When I began the process of study to become a lay preacher here at St. Andrews, I consciously chose a version of verse 14 of today’s Psalm to start my sermons:
Let the words of my mouth and the meditations of my heart
be acceptable in your sight, oh Lord, my strength and my redeemer. (Psalm 19.14)
I chose this verse because I have yet to find a more powerful, more persuasive antidote to the lure and powerful of functional atheism than these words. Every time I utter them, my most fervent prayer is that whatever I meditate upon in preparing the sermon and whatever words come out of my mouth while I stand here, that both are acceptable to God—and that all these things—the meditations and the words—come not from my own manufactured display of strength, not from the imposition of my own will, not from the dictates of my own fragile little ego, but from the strength found in the study of scripture and in communion with the Holy Spirit.
And because the nature of our God is loving and forgiving, when my heart does not want to get on board with the program, and when my words are not those acceptable to God, despite my best efforts and best intentions, I know that God will not abandon me—for God is our strength AND our redeemer.
Such power for change—for relief, for guidance, for care—wrapped up in this one verse of this one psalm.
How would it change us, I wonder, if we prayed this verse every day?

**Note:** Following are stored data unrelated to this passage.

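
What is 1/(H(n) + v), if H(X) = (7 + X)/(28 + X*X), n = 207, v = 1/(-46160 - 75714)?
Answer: 5225591498/26038159 ≈ 200.69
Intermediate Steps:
v = -1/121874 (v = 1/(-121874) = -1/121874 ≈ -8.2052e-6)
H(X) = (7 + X)/(28 + X**2)
1/(H(n) + v) = 1/((7 + 207)/(28 + 207**2) - 1/121874) = 1/(214/(28 + 42849) - 1/121874) = 1/(214/42877 - 1/121874) = 1/(26038159/5225591498) = 5225591498/26038159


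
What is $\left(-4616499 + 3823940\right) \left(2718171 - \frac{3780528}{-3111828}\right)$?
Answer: $- \frac{558653995268287487}{259319} \approx -2.1543 \cdot 10^{12}$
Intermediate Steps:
$\left(-4616499 + 3823940\right) \left(2718171 - \frac{3780528}{-3111828}\right) = - 792559 \left(2718171 - - \frac{315044}{259319}\right) = - 792559 \left(2718171 + \frac{315044}{259319}\right) = \left(-792559\right) \frac{704873700593}{259319} = - \frac{558653995268287487}{259319}$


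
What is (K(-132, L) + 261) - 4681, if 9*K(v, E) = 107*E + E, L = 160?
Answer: -2500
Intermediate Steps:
K(v, E) = 12*E (K(v, E) = (107*E + E)/9 = (108*E)/9 = 12*E)
(K(-132, L) + 261) - 4681 = (12*160 + 261) - 4681 = (1920 + 261) - 4681 = 2181 - 4681 = -2500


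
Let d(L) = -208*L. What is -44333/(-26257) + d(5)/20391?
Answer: 125240989/76486641 ≈ 1.6374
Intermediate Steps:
-44333/(-26257) + d(5)/20391 = -44333/(-26257) - 208*5/20391 = -44333*(-1/26257) - 1040*1/20391 = 44333/26257 - 1040/20391 = 125240989/76486641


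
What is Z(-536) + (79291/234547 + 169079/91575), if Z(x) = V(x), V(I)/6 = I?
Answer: -69028393098862/21478641525 ≈ -3213.8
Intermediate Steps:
V(I) = 6*I
Z(x) = 6*x
Z(-536) + (79291/234547 + 169079/91575) = 6*(-536) + (79291/234547 + 169079/91575) = -3216 + (79291*(1/234547) + 169079*(1/91575)) = -3216 + (79291/234547 + 169079/91575) = -3216 + 46918045538/21478641525 = -69028393098862/21478641525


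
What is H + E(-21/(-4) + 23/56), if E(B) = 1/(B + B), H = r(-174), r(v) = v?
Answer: -55130/317 ≈ -173.91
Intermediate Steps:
H = -174
E(B) = 1/(2*B)
H + E(-21/(-4) + 23/56) = -174 + 1/(2*(-21/(-4) + 23/56)) = -174 + 1/(2*(-21*(-¼) + 23*(1/56))) = -174 + 1/(2*(21/4 + 23/56)) = -174 + 1/(2*(317/56)) = -174 + (½)*(56/317) = -174 + 28/317 = -55130/317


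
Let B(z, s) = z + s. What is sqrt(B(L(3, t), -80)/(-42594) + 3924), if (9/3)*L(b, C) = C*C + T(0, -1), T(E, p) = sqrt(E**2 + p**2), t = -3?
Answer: sqrt(1779778924501)/21297 ≈ 62.642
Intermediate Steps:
L(b, C) = 1/3 + C**2/3 (L(b, C) = (C*C + sqrt(0**2 + (-1)**2))/3 = (C**2 + sqrt(0 + 1))/3 = (C**2 + sqrt(1))/3 = (C**2 + 1)/3 = (1 + C**2)/3 = 1/3 + C**2/3)
B(z, s) = s + z
sqrt(B(L(3, t), -80)/(-42594) + 3924) = sqrt((-80 + (1/3 + (1/3)*(-3)**2))/(-42594) + 3924) = sqrt((-80 + (1/3 + (1/3)*9))*(-1/42594) + 3924) = sqrt((-80 + (1/3 + 3))*(-1/42594) + 3924) = sqrt((-80 + 10/3)*(-1/42594) + 3924) = sqrt(-230/3*(-1/42594) + 3924) = sqrt(115/63891 + 3924) = sqrt(250708399/63891) = sqrt(1779778924501)/21297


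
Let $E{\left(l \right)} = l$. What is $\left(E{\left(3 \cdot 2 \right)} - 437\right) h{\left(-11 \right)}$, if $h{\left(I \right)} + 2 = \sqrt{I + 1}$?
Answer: $862 - 431 i \sqrt{10} \approx 862.0 - 1362.9 i$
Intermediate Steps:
$h{\left(I \right)} = -2 + \sqrt{1 + I}$ ($h{\left(I \right)} = -2 + \sqrt{I + 1} = -2 + \sqrt{1 + I}$)
$\left(E{\left(3 \cdot 2 \right)} - 437\right) h{\left(-11 \right)} = \left(3 \cdot 2 - 437\right) \left(-2 + \sqrt{1 - 11}\right) = \left(6 - 437\right) \left(-2 + \sqrt{-10}\right) = - 431 \left(-2 + i \sqrt{10}\right) = 862 - 431 i \sqrt{10}$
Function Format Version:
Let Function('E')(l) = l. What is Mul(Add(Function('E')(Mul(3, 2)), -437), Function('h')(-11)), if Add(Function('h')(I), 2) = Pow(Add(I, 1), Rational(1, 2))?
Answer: Add(862, Mul(-431, I, Pow(10, Rational(1, 2)))) ≈ Add(862.00, Mul(-1362.9, I))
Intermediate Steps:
Function('h')(I) = Add(-2, Pow(Add(1, I), Rational(1, 2))) (Function('h')(I) = Add(-2, Pow(Add(I, 1), Rational(1, 2))) = Add(-2, Pow(Add(1, I), Rational(1, 2))))
Mul(Add(Function('E')(Mul(3, 2)), -437), Function('h')(-11)) = Mul(Add(Mul(3, 2), -437), Add(-2, Pow(Add(1, -11), Rational(1, 2)))) = Mul(Add(6, -437), Add(-2, Pow(-10, Rational(1, 2)))) = Mul(-431, Add(-2, Mul(I, Pow(10, Rational(1, 2))))) = Add(862, Mul(-431, I, Pow(10, Rational(1, 2))))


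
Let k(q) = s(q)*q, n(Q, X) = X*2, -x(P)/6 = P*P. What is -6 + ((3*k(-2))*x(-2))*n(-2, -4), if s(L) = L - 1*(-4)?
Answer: -2310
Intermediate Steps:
x(P) = -6*P² (x(P) = -6*P*P = -6*P²)
s(L) = 4 + L (s(L) = L + 4 = 4 + L)
n(Q, X) = 2*X
k(q) = q*(4 + q) (k(q) = (4 + q)*q = q*(4 + q))
-6 + ((3*k(-2))*x(-2))*n(-2, -4) = -6 + ((3*(-2*(4 - 2)))*(-6*(-2)²))*(2*(-4)) = -6 + ((3*(-2*2))*(-6*4))*(-8) = -6 + ((3*(-4))*(-24))*(-8) = -6 - 12*(-24)*(-8) = -6 + 288*(-8) = -6 - 2304 = -2310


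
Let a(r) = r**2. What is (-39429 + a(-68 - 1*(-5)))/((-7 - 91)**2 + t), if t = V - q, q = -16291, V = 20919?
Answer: -17730/23407 ≈ -0.75747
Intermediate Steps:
t = 37210 (t = 20919 - 1*(-16291) = 20919 + 16291 = 37210)
(-39429 + a(-68 - 1*(-5)))/((-7 - 91)**2 + t) = (-39429 + (-68 - 1*(-5))**2)/((-7 - 91)**2 + 37210) = (-39429 + (-68 + 5)**2)/((-98)**2 + 37210) = (-39429 + (-63)**2)/(9604 + 37210) = (-39429 + 3969)/46814 = -35460*1/46814 = -17730/23407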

What would happen if, before every conversation, before every meeting, every social media post, every email, every phone call, if we asked for the words of our mouths and the meditations of our heart to be acceptable in your sight, oh Lord, our strength and our redeemer?
How might this reshape the words we use with one another? How might it change the words we use with with ourselves?
What would happen if our words were coming from hearts whose meditations were consciously looking for and focused on God’s guidance? Hearts who were not hoping for but instead, were absolutely confident in God’s strength and saving grace?
How might this one verse from this one psalm help us to speak from the heart in a whole new way, if we were to ask, over, and over, and over with our whole selves:
May the words of my mouth and meditations of my heart
Be acceptable in your sight, oh Lord, my strength and my redeemer.
2 Parker Palmer, Let Your Life Speak: Listening for the Voice of Vocation, Jossey-Bass, 2009. Kindle edition. ISBN: 978-0787947354.